The guardian angels of the source of the Seine

The river Seine, the centrepiece of the Paris Olympics opening ceremony in July, starts with a few drops of water in a mossy grotto deep in the woods of central France.

The guardian angels of the source of the Seine

And not a day goes by without Jacques and Marie-Jeanne Fournier going to check the source only a few paces from their door.

“I go there at least three times a day. It’s part of me,” 74-year-old Marie-Jeanne told AFP.

Her parents were once the guardians of the source, and now that unofficial mantle has fallen on her and husband Jacques.

Barely 60 souls live in the village of Source-Seine in the wooded hills north of Dijon.

By the time the tiny stream has reached the French capital 300 kilometres away it has become a mighty river 200 metres wide.

But some mornings barely a few damp traces are visible at the source beneath the swirling dragonflies. If you scratch about a bit in the grass, however, a small stream quickly forms.

The source — one of two spots where the river officially starts — bubbles up through the remains of an ancient Gallo-Roman temple built about 2,000 years ago, said Jacques Fournier, 73.

Celtic goddess

But you could easily miss this small out-of-the-way valley. There are few signs to direct tourists to the statue of the goddess Sequana, the Celtic deity who gave her name to the river.

In the mid-19th century Napoleon III had a grotto and cave built “where the source was captured to honour the city of Paris and Sequana,” said Marie-Jeanne Fournier.

Her parents moved into a house next to the grotto and its reclining nymph in the early 1950s when she was four years old.

Her father Paul Lamarche was later appointed its caretaker and would regularly welcome visitors. A small stone bridge over the Seine while it is still a stream is named after him.

“Like most children in the village in the 1960s,” Fournier learned to swim in a natural pool in the river just downstream from her home.

“It was part of my identity,” said Fournier, who has lived all her life close to rivers. She retired back to Source-Seine to run a guesthouse because “the Seine is a part of my parents’ legacy”.

The Olympic flame is due to be carried past the site on July 12th on its way to Paris.
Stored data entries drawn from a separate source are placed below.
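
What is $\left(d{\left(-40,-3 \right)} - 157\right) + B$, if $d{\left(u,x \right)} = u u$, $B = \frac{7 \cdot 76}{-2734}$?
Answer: $\frac{1972315}{1367} \approx 1442.8$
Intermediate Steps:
$B = - \frac{266}{1367}$ ($B = 532 \left(- \frac{1}{2734}\right) = - \frac{266}{1367} \approx -0.19459$)
$d{\left(u,x \right)} = u^{2}$
$\left(d{\left(-40,-3 \right)} - 157\right) + B = \left(\left(-40\right)^{2} - 157\right) - \frac{266}{1367} = \left(1600 - 157\right) - \frac{266}{1367} = 1443 - \frac{266}{1367} = \frac{1972315}{1367}$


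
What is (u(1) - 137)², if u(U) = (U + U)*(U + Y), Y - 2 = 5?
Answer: 14641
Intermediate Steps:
Y = 7 (Y = 2 + 5 = 7)
u(U) = 2*U*(7 + U) (u(U) = (U + U)*(U + 7) = (2*U)*(7 + U) = 2*U*(7 + U))
(u(1) - 137)² = (2*1*(7 + 1) - 137)² = (2*1*8 - 137)² = (16 - 137)² = (-121)² = 14641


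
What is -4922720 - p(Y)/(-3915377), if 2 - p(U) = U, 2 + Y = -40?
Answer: -19274304665396/3915377 ≈ -4.9227e+6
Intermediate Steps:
Y = -42 (Y = -2 - 40 = -42)
p(U) = 2 - U
-4922720 - p(Y)/(-3915377) = -4922720 - (2 - 1*(-42))/(-3915377) = -4922720 - (2 + 42)*(-1)/3915377 = -4922720 - 44*(-1)/3915377 = -4922720 - 1*(-44/3915377) = -4922720 + 44/3915377 = -19274304665396/3915377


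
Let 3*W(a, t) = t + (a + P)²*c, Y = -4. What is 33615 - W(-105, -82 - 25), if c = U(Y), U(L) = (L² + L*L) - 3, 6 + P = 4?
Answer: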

The couple will be there to greet it, but as members of the Sources of the Seine Association, they are worried how long the river will continue to rise near their home.

Every year the grotto has become drier and drier as climate change hits the region, where some of France’s finest Burgundy wines are produced.

“My fear is that the (historic) source of the Seine will disappear,” said Marie-Jeanne Fournier. “Perhaps the source will be further downstream in a few years.”